Foul air: Delhiites exposed to more than five times of PM 2.5 limit in 2017

Released on Thursday, the report said 12,322 deaths were attributable to air pollution in Delhi last year.

Published: 07th December 2018 05:21 AM  |   Last Updated: 07th December 2018 05:21 AM   |  A+A-

Delhi air pollution

Traffic policemen wear masks to protect themselves as air quality deteriorates in New Delhi. (File Photo|PTI)

By Express News Service

NEW DELHI:  Delhi residents’ annual exposure to PM2.5 (particulate matter) in 2017 was the highest in the country at 209 mircrogramme per cubic metre (ug/m3), more than five times the limit of 40 ug/m3 recommended by the National Ambient Air Quality. And, Delhiites also had to pay a heavy price: Over 12,300 deaths were attributable to air pollution last year in the National Capital, where outdoor pollution brought down the average life expectancy by 1.5 years.

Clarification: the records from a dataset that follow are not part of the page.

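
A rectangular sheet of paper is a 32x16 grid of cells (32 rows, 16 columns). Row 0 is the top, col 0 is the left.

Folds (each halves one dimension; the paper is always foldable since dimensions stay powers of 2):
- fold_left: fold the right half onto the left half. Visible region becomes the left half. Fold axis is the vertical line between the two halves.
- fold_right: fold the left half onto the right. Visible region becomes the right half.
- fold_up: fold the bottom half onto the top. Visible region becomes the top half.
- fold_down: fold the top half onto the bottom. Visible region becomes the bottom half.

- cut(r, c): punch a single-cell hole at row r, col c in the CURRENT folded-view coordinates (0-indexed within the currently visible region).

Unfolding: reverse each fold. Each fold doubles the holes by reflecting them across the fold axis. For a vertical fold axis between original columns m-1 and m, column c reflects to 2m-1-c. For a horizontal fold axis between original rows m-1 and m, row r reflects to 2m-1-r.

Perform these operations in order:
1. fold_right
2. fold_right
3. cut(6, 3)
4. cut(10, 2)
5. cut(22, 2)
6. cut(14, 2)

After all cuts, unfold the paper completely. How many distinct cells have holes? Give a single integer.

Answer: 16

Derivation:
Op 1 fold_right: fold axis v@8; visible region now rows[0,32) x cols[8,16) = 32x8
Op 2 fold_right: fold axis v@12; visible region now rows[0,32) x cols[12,16) = 32x4
Op 3 cut(6, 3): punch at orig (6,15); cuts so far [(6, 15)]; region rows[0,32) x cols[12,16) = 32x4
Op 4 cut(10, 2): punch at orig (10,14); cuts so far [(6, 15), (10, 14)]; region rows[0,32) x cols[12,16) = 32x4
Op 5 cut(22, 2): punch at orig (22,14); cuts so far [(6, 15), (10, 14), (22, 14)]; region rows[0,32) x cols[12,16) = 32x4
Op 6 cut(14, 2): punch at orig (14,14); cuts so far [(6, 15), (10, 14), (14, 14), (22, 14)]; region rows[0,32) x cols[12,16) = 32x4
Unfold 1 (reflect across v@12): 8 holes -> [(6, 8), (6, 15), (10, 9), (10, 14), (14, 9), (14, 14), (22, 9), (22, 14)]
Unfold 2 (reflect across v@8): 16 holes -> [(6, 0), (6, 7), (6, 8), (6, 15), (10, 1), (10, 6), (10, 9), (10, 14), (14, 1), (14, 6), (14, 9), (14, 14), (22, 1), (22, 6), (22, 9), (22, 14)]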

Delhi’s annual population weighted mean exposure to ambient particulate matter is also much higher than the country’s average of 89.9 ug/m3, said a report by Indian Council of Medical Research (ICMR) on the impact of air pollution on health loss and life expectancy reduction.In fact, as per the findings, a Delhiite’s exposure to PM2.5 is at least 12 times higher than from a resident in Kerala, which fares the best among states. PM2.5 particles can enter human lung and blood tissues, and increase the risk of heart and lung diseases.

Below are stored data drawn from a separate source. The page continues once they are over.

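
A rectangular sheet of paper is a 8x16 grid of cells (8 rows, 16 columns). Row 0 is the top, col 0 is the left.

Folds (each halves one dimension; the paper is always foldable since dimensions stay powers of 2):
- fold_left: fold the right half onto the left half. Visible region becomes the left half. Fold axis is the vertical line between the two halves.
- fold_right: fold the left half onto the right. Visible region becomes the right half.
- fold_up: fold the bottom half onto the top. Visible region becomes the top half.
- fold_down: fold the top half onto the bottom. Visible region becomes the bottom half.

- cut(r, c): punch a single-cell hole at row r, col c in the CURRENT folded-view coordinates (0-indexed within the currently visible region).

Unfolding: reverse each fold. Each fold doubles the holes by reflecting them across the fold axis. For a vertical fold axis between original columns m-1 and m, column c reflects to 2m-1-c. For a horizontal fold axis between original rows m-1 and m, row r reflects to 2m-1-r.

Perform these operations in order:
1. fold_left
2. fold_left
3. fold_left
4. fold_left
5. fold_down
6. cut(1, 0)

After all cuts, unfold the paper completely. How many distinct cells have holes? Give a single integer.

Op 1 fold_left: fold axis v@8; visible region now rows[0,8) x cols[0,8) = 8x8
Op 2 fold_left: fold axis v@4; visible region now rows[0,8) x cols[0,4) = 8x4
Op 3 fold_left: fold axis v@2; visible region now rows[0,8) x cols[0,2) = 8x2
Op 4 fold_left: fold axis v@1; visible region now rows[0,8) x cols[0,1) = 8x1
Op 5 fold_down: fold axis h@4; visible region now rows[4,8) x cols[0,1) = 4x1
Op 6 cut(1, 0): punch at orig (5,0); cuts so far [(5, 0)]; region rows[4,8) x cols[0,1) = 4x1
Unfold 1 (reflect across h@4): 2 holes -> [(2, 0), (5, 0)]
Unfold 2 (reflect across v@1): 4 holes -> [(2, 0), (2, 1), (5, 0), (5, 1)]
Unfold 3 (reflect across v@2): 8 holes -> [(2, 0), (2, 1), (2, 2), (2, 3), (5, 0), (5, 1), (5, 2), (5, 3)]
Unfold 4 (reflect across v@4): 16 holes -> [(2, 0), (2, 1), (2, 2), (2, 3), (2, 4), (2, 5), (2, 6), (2, 7), (5, 0), (5, 1), (5, 2), (5, 3), (5, 4), (5, 5), (5, 6), (5, 7)]
Unfold 5 (reflect across v@8): 32 holes -> [(2, 0), (2, 1), (2, 2), (2, 3), (2, 4), (2, 5), (2, 6), (2, 7), (2, 8), (2, 9), (2, 10), (2, 11), (2, 12), (2, 13), (2, 14), (2, 15), (5, 0), (5, 1), (5, 2), (5, 3), (5, 4), (5, 5), (5, 6), (5, 7), (5, 8), (5, 9), (5, 10), (5, 11), (5, 12), (5, 13), (5, 14), (5, 15)]

Answer: 32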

Released on Thursday, the report said 12,322 deaths were attributable to air pollution in Delhi last year. Also, 51.1 per cent of these deaths were reported among the people less than the age of 70. While 11,732 deaths happened due to ambient particulate matter pollution (outdoor), 52 were attributed to pollution inside houses. The figures, however, were less than states such as Uttar Pradesh (2.60 lakh), Maharashtra (1.08 lakh), Rajasthan (90,499), Bihar (96,967), and West Bengal (94,534).

Outdoor pollution reduced average life expectancy by 1.4 years in Haryana, and 1.3 years in Uttar Pradesh and Punjab, said the first comprehensive estimates of deaths, disease burden, and life expectancy reduction associated with air pollution in states.

The report was a joint initiative of the ICMR, Public Health Foundation of India (PHFI), and Institute for Health Metrics and Evaluation (IHME) in collaboration with the Ministry of Health and Family Welfare, along with experts and stakeholders associated with over 100 Indian institutions. These research findings were also published in The Lancet Planetary Health.